CO-CHAIR MASEK commented that it seemed that the task force and
agencies involved had worked hard together to reach a
compromise. She said that the plan is flexible and gives the
legislative body the power to come back and make changes if
needed. She stated that the issue needs to be dealt with right
away. She acknowledged Representative Green's objections to the
bill. Co-Chair Masek expressed that she is happy to see that
"the private industry is trying to form co-ops, so that in the
future they can be able to pay the fees that are necessary and
not have to go back into the state for funding."
Number 0902
MR. DIETRICK stated that the reason the task force was created
last year was due to "the debate about the affordability and the
marginal economics of this group of vessels." The task force
looked at every possible method of keeping the costs down in
order to benefit the state "by getting them to participate in
the safety net, but to do it in a way that was affordable." He
said the plan is sustainable by the surcharge.

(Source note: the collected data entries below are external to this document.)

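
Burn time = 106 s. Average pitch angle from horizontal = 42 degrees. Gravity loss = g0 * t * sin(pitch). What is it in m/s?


GL = 9.81 * 106 * sin(42 deg) = 696 m/s

696 m/s


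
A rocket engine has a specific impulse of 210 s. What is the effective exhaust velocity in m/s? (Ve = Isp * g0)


Ve = Isp * g0 = 210 * 9.81 = 2060.1 m/s

2060.1 m/s


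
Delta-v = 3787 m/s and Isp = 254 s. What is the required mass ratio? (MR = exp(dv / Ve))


Ve = 254 * 9.81 = 2491.74 m/s
MR = exp(3787 / 2491.74) = 4.571

4.571


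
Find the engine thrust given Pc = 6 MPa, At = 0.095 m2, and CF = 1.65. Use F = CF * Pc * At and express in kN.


F = 1.65 * 6e6 * 0.095 = 940500.0 N = 940.5 kN

940.5 kN


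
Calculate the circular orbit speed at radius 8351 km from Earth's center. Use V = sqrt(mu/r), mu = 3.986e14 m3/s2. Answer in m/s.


V = sqrt(3.986e14 / 8351000) = 6909 m/s

6909 m/s


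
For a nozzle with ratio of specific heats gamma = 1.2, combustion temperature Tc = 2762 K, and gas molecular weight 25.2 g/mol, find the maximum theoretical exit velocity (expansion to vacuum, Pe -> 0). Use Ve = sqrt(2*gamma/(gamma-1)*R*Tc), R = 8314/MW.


R = 8314 / 25.2 = 329.92 J/(kg.K)
Ve = sqrt(2 * 1.2 / (1.2 - 1) * 329.92 * 2762) = 3307 m/s

3307 m/s


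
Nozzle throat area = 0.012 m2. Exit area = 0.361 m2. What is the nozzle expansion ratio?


AR = 0.361 / 0.012 = 30.1

30.1


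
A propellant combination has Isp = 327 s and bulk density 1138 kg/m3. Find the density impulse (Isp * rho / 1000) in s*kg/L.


rho*Isp = 327 * 1138 / 1000 = 372 s*kg/L

372 s*kg/L


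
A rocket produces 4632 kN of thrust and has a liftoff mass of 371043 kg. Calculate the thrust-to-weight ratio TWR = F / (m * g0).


TWR = 4632000 / (371043 * 9.81) = 1.27

1.27


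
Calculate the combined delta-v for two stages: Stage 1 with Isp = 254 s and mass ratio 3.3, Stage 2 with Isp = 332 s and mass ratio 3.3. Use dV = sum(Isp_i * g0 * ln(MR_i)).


dV1 = 254 * 9.81 * ln(3.3) = 2974.9 m/s
dV2 = 332 * 9.81 * ln(3.3) = 3888.5 m/s
Total dV = 2974.9 + 3888.5 = 6863.4 m/s ~ 6863 m/s

6863 m/s


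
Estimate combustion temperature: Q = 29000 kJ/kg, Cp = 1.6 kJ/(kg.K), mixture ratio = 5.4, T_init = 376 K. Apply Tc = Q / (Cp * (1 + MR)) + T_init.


Tc = 29000 / (1.6 * (1 + 5.4)) + 376 = 3208 K

3208 K


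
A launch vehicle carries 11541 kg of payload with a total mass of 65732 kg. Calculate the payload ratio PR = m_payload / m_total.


PR = 11541 / 65732 = 0.1756

0.1756


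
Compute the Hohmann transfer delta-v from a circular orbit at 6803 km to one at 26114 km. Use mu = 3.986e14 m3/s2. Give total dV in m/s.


V1 = sqrt(mu/r1) = 7654.53 m/s
dV1 = V1*(sqrt(2*r2/(r1+r2)) - 1) = 1987.31 m/s
V2 = sqrt(mu/r2) = 3906.9 m/s
dV2 = V2*(1 - sqrt(2*r1/(r1+r2))) = 1395.09 m/s
Total dV = 3382 m/s

3382 m/s


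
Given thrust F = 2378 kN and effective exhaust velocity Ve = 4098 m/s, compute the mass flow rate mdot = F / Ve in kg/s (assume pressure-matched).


mdot = F / Ve = 2378000 / 4098 = 580.3 kg/s

580.3 kg/s


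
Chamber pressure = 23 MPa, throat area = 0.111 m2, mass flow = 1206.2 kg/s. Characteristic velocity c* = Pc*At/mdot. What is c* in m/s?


c* = 23e6 * 0.111 / 1206.2 = 2117 m/s

2117 m/s


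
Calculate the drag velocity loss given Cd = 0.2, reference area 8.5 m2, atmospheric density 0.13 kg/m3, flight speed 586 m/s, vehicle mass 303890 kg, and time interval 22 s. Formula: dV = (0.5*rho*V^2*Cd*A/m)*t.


D = 0.5 * 0.13 * 586^2 * 0.2 * 8.5 = 37945.26 N
a = 37945.26 / 303890 = 0.1249 m/s2
dV = 0.1249 * 22 = 2.7 m/s

2.7 m/s


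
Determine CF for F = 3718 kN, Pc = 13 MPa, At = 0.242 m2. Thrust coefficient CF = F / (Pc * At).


CF = 3718000 / (13e6 * 0.242) = 1.18

1.18


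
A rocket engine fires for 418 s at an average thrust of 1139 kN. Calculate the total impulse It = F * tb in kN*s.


It = 1139 * 418 = 476102 kN*s

476102 kN*s


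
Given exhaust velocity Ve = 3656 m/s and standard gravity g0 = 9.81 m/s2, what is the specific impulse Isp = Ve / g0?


Isp = Ve / g0 = 3656 / 9.81 = 372.7 s

372.7 s


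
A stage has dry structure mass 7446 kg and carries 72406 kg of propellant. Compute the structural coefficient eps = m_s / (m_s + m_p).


eps = 7446 / (7446 + 72406) = 0.0932

0.0932


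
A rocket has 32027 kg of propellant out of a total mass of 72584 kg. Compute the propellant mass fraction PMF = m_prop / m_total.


PMF = 32027 / 72584 = 0.441

0.441


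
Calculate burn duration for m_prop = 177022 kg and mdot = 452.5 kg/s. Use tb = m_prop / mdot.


tb = 177022 / 452.5 = 391.2 s

391.2 s


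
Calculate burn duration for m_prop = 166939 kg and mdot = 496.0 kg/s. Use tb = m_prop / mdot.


tb = 166939 / 496.0 = 336.6 s

336.6 s


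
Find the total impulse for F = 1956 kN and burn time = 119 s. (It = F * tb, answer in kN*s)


It = 1956 * 119 = 232764 kN*s

232764 kN*s


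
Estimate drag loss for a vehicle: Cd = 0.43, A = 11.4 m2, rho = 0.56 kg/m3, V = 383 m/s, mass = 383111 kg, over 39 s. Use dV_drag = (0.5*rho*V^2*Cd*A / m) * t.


D = 0.5 * 0.56 * 383^2 * 0.43 * 11.4 = 201339.45 N
a = 201339.45 / 383111 = 0.5255 m/s2
dV = 0.5255 * 39 = 20.5 m/s

20.5 m/s


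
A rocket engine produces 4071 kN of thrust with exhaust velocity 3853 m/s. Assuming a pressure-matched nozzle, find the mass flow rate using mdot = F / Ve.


mdot = F / Ve = 4071000 / 3853 = 1056.6 kg/s

1056.6 kg/s


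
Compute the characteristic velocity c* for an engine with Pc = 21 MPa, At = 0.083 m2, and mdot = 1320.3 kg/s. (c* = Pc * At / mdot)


c* = 21e6 * 0.083 / 1320.3 = 1320 m/s

1320 m/s


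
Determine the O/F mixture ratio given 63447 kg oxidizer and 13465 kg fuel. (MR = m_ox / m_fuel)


MR = 63447 / 13465 = 4.71

4.71


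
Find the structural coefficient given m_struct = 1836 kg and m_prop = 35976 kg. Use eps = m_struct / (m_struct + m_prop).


eps = 1836 / (1836 + 35976) = 0.0486

0.0486


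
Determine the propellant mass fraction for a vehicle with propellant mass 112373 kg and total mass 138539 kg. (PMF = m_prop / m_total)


PMF = 112373 / 138539 = 0.811

0.811


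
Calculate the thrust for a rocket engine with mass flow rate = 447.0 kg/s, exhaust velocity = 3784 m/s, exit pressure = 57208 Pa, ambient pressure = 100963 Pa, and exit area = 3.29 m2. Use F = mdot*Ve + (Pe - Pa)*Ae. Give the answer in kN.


F = 447.0 * 3784 + (57208 - 100963) * 3.29 = 1.5475e+06 N = 1547.5 kN

1547.5 kN


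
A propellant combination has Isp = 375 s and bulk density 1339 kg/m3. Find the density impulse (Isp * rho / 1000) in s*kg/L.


rho*Isp = 375 * 1339 / 1000 = 502 s*kg/L

502 s*kg/L


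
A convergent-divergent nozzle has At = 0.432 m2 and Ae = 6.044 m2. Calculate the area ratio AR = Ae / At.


AR = 6.044 / 0.432 = 14.0

14.0


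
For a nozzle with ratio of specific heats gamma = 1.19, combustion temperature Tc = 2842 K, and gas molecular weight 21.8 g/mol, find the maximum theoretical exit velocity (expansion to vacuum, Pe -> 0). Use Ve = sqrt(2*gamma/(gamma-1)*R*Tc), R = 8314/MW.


R = 8314 / 21.8 = 381.38 J/(kg.K)
Ve = sqrt(2 * 1.19 / (1.19 - 1) * 381.38 * 2842) = 3685 m/s

3685 m/s


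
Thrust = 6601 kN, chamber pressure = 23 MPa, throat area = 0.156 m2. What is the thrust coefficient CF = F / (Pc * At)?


CF = 6601000 / (23e6 * 0.156) = 1.84

1.84


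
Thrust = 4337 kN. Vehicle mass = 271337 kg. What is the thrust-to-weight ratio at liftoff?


TWR = 4337000 / (271337 * 9.81) = 1.63

1.63


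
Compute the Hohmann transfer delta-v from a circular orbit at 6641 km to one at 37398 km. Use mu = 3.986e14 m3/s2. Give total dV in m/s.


V1 = sqrt(mu/r1) = 7747.33 m/s
dV1 = V1*(sqrt(2*r2/(r1+r2)) - 1) = 2349.21 m/s
V2 = sqrt(mu/r2) = 3264.71 m/s
dV2 = V2*(1 - sqrt(2*r1/(r1+r2))) = 1471.8 m/s
Total dV = 3821 m/s

3821 m/s


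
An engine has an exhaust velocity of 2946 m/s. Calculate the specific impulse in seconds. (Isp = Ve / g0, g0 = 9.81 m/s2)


Isp = Ve / g0 = 2946 / 9.81 = 300.3 s

300.3 s


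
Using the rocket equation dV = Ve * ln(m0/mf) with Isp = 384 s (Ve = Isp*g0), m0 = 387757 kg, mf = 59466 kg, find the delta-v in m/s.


Ve = 384 * 9.81 = 3767.04 m/s
dV = 3767.04 * ln(387757/59466) = 7063 m/s

7063 m/s


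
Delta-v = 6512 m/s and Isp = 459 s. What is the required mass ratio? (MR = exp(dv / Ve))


Ve = 459 * 9.81 = 4502.79 m/s
MR = exp(6512 / 4502.79) = 4.247

4.247


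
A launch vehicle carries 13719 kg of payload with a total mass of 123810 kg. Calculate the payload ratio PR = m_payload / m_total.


PR = 13719 / 123810 = 0.1108

0.1108


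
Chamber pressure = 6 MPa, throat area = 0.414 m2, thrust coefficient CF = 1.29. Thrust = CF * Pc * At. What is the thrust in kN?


F = 1.29 * 6e6 * 0.414 = 3.2044e+06 N = 3204.4 kN

3204.4 kN


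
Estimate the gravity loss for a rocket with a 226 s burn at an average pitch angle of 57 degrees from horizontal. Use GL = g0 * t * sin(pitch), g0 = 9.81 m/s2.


GL = 9.81 * 226 * sin(57 deg) = 1859 m/s

1859 m/s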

CO-CHAIR MASEK read the following segment of Section 8 from the
sectional analysis prepared by Breck Tostevin: " ... new
provisions requiring oil discharge prevention and contingency
plans for nontank vessels and railroad tank cars transporting
oil in order to implement the response planning standards
adopted by the Twenty First Legislature ... " She said "that
portion there would reflect to a lot of the discussion that
we've had here in this committee today." Hearing no questions
from those witnesses in the room or via teleconference, Co-Chair
Masek closed the meeting to public comment and opened up
committee discussion.
Number 0713
CO-CHAIR SCALZI stated that, after having had the chance to
interview members of the industry and representatives of the
task force, he thinks the bill should be moved forward because
of its "broad support." He said he had some of the same
concerns as Representative Green regarding funding and future
regulatory changes that could occur; however, he does not want
to "hamper" such a well-supported bill because of something that
may happen in the future.
Number 0601
CO-CHAIR SCALZI moved that CSHB 55(TRA) be moved from committee
with individual recommendations and attachments. There being no
objection, CSHB 55(TRA) was moved out of the House Resources
Standing Committee.
CO-CHAIR MASEK announced the following meetings: a Federal Co-
Management overview on Wednesday, February 14, 2001; and a joint
meeting with the House Special Committee on Oil & Gas,
concerning the Alyeska Pipeline, on Thursday, February 15, 2001.
She invited Representative Fate to introduce a topic.
Number 0500
REPRESENTATIVE FATE referred to the change in 1994 from village
status to tribal status. He stated that the topic is very
applicable to the House Resources Standing Committee, since it
is about federal and tribal co-management of game, as well as
the subsistence issue. He recommended that the House Resources
Standing Committee consider having an overview regarding this
subject.
CO-CHAIR MASEK asked if the committee had any interest in a
tribal overview.
CO-CHAIR SCALZI suggested incorporating that into the co-
management overview.
CO-CHAIR MASEK indicated that Co-Chair Scalzi's suggestion would
be considered.
ADJOURNMENT
There being no further business before the committee, the House
Resources Standing Committee meeting was adjourned at 3:05 p.m.